J’onn refuses because Apokalips is a threat to Earth no matter who’s in charge of it (out of the choices) and he has no wish to make enemies with either side. Barda thinks this is a load of crud, probably because she’s made enemies with all of Apokalips, and Scott accepts it none too happily, they begin to storm off, when Flash intercepts them and volunteers to go just as an individual. Now they had wanted Superman, and J’onn was very much against that (Superman tends to be a loose cannon where anything Apokalips-related is concerned,) so they turn him down–until he shows how fast he is. Then they let him come.

Long story short, Flash helps them, they succeed, everyone gets home safety…and then J’onn calls Flash in to say something. Flash immediately launches into a speech about how he went behind J’onn’s back, but it turned out all right, and you know what? He’d do it again. How did J’onn like that?

J’onn takes a moment to sigh quietly, then he says “I was just going to ask you if you wanted to play–‘ (I forget the name of the game.) Flash just blinks and says “Oh, sure.”

That’s J’onn, super serious, but deep down he has a big heart. He probably felt Flash did the right thing after all–and maybe, just maybe, he wished he was not so practical and had been willing to recklessly do the same.

One thing the JLU got right that I think Marvel gets wrong a lot (sorry) is that the brainy part of the team should be led by the heart part. Whenever push came to shove on the show, you knew the characters thinking with their hearts and not just their heads were going to win.

When Batman and Superman debated crossing one of their lines to beat the Justice Lords, Superman opts for trusting one of his sworn enemies instead of being willing to kill.

When The League votes on whether Shirara can stay or not, it’s the people who are willing to give her a second chance who get the majority.

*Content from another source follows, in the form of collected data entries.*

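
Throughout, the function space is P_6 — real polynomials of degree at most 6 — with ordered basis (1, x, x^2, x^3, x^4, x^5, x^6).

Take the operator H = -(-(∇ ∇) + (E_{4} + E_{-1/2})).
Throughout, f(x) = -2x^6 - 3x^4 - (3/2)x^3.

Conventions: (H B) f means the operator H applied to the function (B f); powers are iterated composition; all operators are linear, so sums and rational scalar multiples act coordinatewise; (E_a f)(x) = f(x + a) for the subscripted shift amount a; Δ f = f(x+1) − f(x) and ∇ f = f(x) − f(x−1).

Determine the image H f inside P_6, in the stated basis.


∇ f = -12x^5 + 30x^4 - 52x^3 + (87/2)x^2 - (39/2)x + 7/2
∇ ∇ f = -60x^4 + 240x^3 - 456x^2 + 423x - 157
(-(∇ ∇)) f = 60x^4 - 240x^3 + 456x^2 - 423x + 157
E_{4} f = -2x^6 - 48x^5 - 483x^4 - (5219/2)x^3 - 7986x^2 - 13128x - 9056
E_{-1/2} f = -2x^6 + 6x^5 - (21/2)x^4 + (19/2)x^3 - (33/8)x^2 + (3/4)x - 1/32
(E_{4} + E_{-1/2}) f = -4x^6 - 42x^5 - (987/2)x^4 - 2600x^3 - (63921/8)x^2 - (52509/4)x - 289793/32
(-(∇ ∇) + (E_{4} + E_{-1/2})) f = -4x^6 - 42x^5 - (867/2)x^4 - 2840x^3 - (60273/8)x^2 - (54201/4)x - 284769/32
(-(-(∇ ∇) + (E_{4} + E_{-1/2}))) f = 4x^6 + 42x^5 + (867/2)x^4 + 2840x^3 + (60273/8)x^2 + (54201/4)x + 284769/32

the result is g(x) = 4x^6 + 42x^5 + (867/2)x^4 + 2840x^3 + (60273/8)x^2 + (54201/4)x + 284769/32


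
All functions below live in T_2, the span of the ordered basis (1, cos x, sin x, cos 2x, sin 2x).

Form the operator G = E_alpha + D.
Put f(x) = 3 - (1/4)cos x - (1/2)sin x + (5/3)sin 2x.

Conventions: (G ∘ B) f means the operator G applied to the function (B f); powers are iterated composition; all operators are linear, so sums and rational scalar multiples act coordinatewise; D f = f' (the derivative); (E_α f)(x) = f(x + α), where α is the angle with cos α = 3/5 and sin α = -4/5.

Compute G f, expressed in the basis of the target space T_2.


g(x) = 3 - (1/4)cos x - (1/4)sin x + (26/15)cos 2x - (7/15)sin 2x

E_alpha f = 3 + (1/4)cos x - (1/2)sin x - (8/5)cos 2x - (7/15)sin 2x
D f = -(1/2)cos x + (1/4)sin x + (10/3)cos 2x
(E_alpha + D) f = 3 - (1/4)cos x - (1/4)sin x + (26/15)cos 2x - (7/15)sin 2x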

When Wonder Woman teams up with Hawk and Dove to defeat a magical war machine (I kid you not) it is Dove’s Peace–oriented perspective that saves the day, and Diana has to yield to it.

This list could go on, but I think that’s enough examples to make my point.

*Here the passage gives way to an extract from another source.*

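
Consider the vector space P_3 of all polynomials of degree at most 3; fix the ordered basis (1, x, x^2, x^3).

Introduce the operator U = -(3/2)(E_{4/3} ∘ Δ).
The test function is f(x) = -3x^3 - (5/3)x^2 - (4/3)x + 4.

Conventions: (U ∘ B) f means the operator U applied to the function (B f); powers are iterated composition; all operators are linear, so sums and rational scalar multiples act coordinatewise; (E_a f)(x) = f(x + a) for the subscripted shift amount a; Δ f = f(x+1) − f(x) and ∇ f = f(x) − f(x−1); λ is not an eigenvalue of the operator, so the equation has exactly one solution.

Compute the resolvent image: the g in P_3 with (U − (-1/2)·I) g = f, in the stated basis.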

And perhaps the heart over head principle is most apparent in J’onn because he is the most in his head of all of them, but he’s also really devoted to the League because he sees it as his new family.

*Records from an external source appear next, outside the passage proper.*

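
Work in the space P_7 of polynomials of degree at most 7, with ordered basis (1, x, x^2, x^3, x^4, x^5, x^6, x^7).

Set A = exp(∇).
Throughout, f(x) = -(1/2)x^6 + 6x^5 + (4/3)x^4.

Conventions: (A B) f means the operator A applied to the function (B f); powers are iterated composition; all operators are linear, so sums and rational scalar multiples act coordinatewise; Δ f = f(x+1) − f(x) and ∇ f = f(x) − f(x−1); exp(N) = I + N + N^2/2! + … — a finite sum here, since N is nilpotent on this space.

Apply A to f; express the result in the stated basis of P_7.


g(x) = -(1/2)x^6 + 3x^5 + (94/3)x^4 + (46/3)x^3 - (135/2)x^2 + (56/3)x + 107/6

order-1 term: -3x^5 + (75/2)x^4 - (194/3)x^3 + (119/2)x^2 - (83/3)x + 31/6
order-2 term: -(15/2)x^4 + 90x^3 - (449/2)x^2 + 239x - 577/6
order-3 term: -10x^3 + 105x^2 - (749/3)x + 187
order-4 term: -(15/2)x^2 + 60x - 547/6
order-5 term: -3x + 27/2
order-6 term: -1/2
the series for exp(∇) f terminates at order 6
exp(∇) f = -(1/2)x^6 + 3x^5 + (94/3)x^4 + (46/3)x^3 - (135/2)x^2 + (56/3)x + 107/6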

He only falters one time, in the horrible episode “Secret Society.” The one I really have a problem with finding believable. But even assuming the League really would act that way (out of the clear blue since none of those problems were there before,) J’onn’s part was both annoying and sad. he didn’t like them all tearing each other down, he’s actually the first to leave because it bothers him so much. It’s kind of out of character I think, but also understandable. He does end of being the one to save the day however, so I guess he redeems himself.

J’onn does make some tough calls over the course of the show. He’s also really sad quite a bit of the time, and loenly. His whole planet of people has been destroyed, though Mars is still orbiting the sun. Unlike Superman, J’onn actually watched it happen and was snatched from it seemingly by random chance.

Sometimes the strain of being the only mind reader is too much for him, when he pushes himself too far. But sometimes he can see things the rest of the League can’t because of hi understanding of thought. Like when they are fighting this thing called the Android (not the phone), who can copy all of their powers but is working for Lex Luthor. Wonder Woman tells J’onn to stay out of it because otherwise they’ll never beat him. But J’onn either through reading Luthor’s mind, or assessing the situation, realizes that the Android needs to be able to know what they want. So he allows him to copy his powers, telling him they are not his enemies. The Android then realizes Lex lied to him, and proceeds to defeat him and then leave.

Like I said, J’onn sees things differently.